Another Scout record falls
Roderick Boss’ single-season record for takedowns at David City stood for 22 years before Noah Styskal broke it with his 196th 2-point score against Cooper White of Malcolm in a dual on Jan. 24.
Boss recorded 563 career takedowns in his time at David City and won a state championship in 1996 at 125 pounds.
After the Southern Nebraska Conference Tournament on Jan. 26, where Styskal won a conference championship, the Scout senior has now recorded 235 takedowns.
“Noah (Styskal) has really worked hard for this goal,” said head coach Tahner Thiem. “I think it’s a goal that he’s had for a long time.
“The work that he did through the offseason last spring, this summer and even though the fall, is pretty amazing. We always talk to our guys about how this is a sport where the more work you put in and the harder you workout the more it’s going to pay you out. Noah put in more time than about anybody else.”
Styskal didn’t necessarily aim for breaking the record before the season. But through the first two weeks of the season, he was already more than halfway there.
“It really wasn’t a thing that I thought about at the start of the year,” Styskal said. “Once it got close and closer, the number just got so close to where it was just right there.
“A few weeks ago, it became my goal to break it in front of our crowd. In front of all my schoolmates and family.”
Styskal said he now would like to hit 300 takedowns by the end of the season. He sees breaking the record and continuing to build upon it as preparation for wrestling at the next level next year.
“I would watch a lot of college wrestling, and their main focus in on their feet,” Styskal said. “That’s where I got the idea of working a lot on my feet and taking kids down.
“I just looked more into the future of it.

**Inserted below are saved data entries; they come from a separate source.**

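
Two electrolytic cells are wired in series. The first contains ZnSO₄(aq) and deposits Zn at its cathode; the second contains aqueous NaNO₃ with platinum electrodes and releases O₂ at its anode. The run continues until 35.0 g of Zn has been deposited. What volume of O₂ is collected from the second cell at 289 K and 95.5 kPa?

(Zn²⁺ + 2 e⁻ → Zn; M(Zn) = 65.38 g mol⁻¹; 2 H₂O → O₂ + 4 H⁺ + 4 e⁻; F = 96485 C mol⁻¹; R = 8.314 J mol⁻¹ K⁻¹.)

6.73 L

n(Zn) = 35.0 / 65.38 = 0.5353 mol, so n(e⁻) = 2 × 0.5353 = 1.071 mol.
The cells are in series, so the same 1.071 mol of electrons passes through the second cell.
2 H₂O → O₂ + 4 H⁺ + 4 e⁻ — 4 mol e⁻ per mol O₂, so n(O₂) = 1.071/4 = 0.2677 mol.
V = nRT/P = (0.2677 × 8.314 × 289) / (95.5 × 10³) = 0.00673 m³ = 6.73 L.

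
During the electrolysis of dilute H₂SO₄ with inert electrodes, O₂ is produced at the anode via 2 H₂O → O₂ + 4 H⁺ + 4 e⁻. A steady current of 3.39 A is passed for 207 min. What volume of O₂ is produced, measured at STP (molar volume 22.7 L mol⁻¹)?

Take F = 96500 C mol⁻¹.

2.48 L

Q = I·t = 3.390 A × 12420 s = 42100 C.
n(e⁻) = Q/F = 42100 / 96500 = 0.4363 mol.
4 electrons are transferred per O₂ molecule, so n(O₂) = 0.4363 / 4 = 0.1091 mol.
V = n × V_m = 0.1091 × 22.7 = 2.48 L.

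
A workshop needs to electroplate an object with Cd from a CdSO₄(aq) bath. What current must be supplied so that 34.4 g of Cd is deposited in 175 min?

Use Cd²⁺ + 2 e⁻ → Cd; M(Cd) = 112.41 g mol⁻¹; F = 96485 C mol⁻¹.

n(Cd) = 34.4 / 112.41 = 0.3060 mol.
n(e⁻) = 2 × 0.3060 = 0.6120 mol.
Q = n(e⁻)·F = 0.6120 × 96485 = 59050 C.
I = Q/t = 59050 / 10500 s = 5.62 A.

5.62 A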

I just kind of thought if I can take someone down more times it could really prepare me more for college.”
That, plus it always feels good to have physical control of an opponent.
“I guess when I think of the takedown record, I think of dominance, especially if you can do it to the good kids three, four, five, six times. That’s just how I always want to wrestle, just a dominating style.”
Though he has decided to wrestle in college, he said he’ll make the decision about where where after the season has ended.
Styskal has also shown his ability to pin opponents and credits some of that to his takedown ability
“In the first period I try to get as many takedowns as I can,” he said. “Usually, I can get seven or eight depending on who I wrestle.
“A lot of times, if I feel like it’s not the right time to pin them, I’ll just let them up. Usually after I take someone down five, six, seven times, the pin just comes so much easier. Right when I put them on their back, they don’t really fight too hard. Usually getting a lot of takedowns leads to an easier pin.”
One match of Styskal’s that stuck out in Thiem’s mind was his clash with Ty Heimes of Battle Creek.
“I think one of my favorite matches of Noah’s career came this year at the High Plains Invite when he beat, at the time, No. 1 rated Ty Heimes of Battle Creek,” Thiem said. “Ty Heimes was No. 1 at 152 and Noah (Styskal) was No. 2 and now Noah (Styskal) has beat him and, beat him pretty handily.”
Thiem said he expects Heims and Styskal to see each other at the state tournament if both wrestlers do what’s expected of them.
“Noah has really worked hard for his frame and his strength that he has,” Thiem said. “He spent a ton of time in the offseason perfecting his craft.
“I think as well as being a good wrestler, he’s been a tremendous leader for us this year. This group of seniors is probably one of the best, as far as leadership goes, that I’ve ever coached.”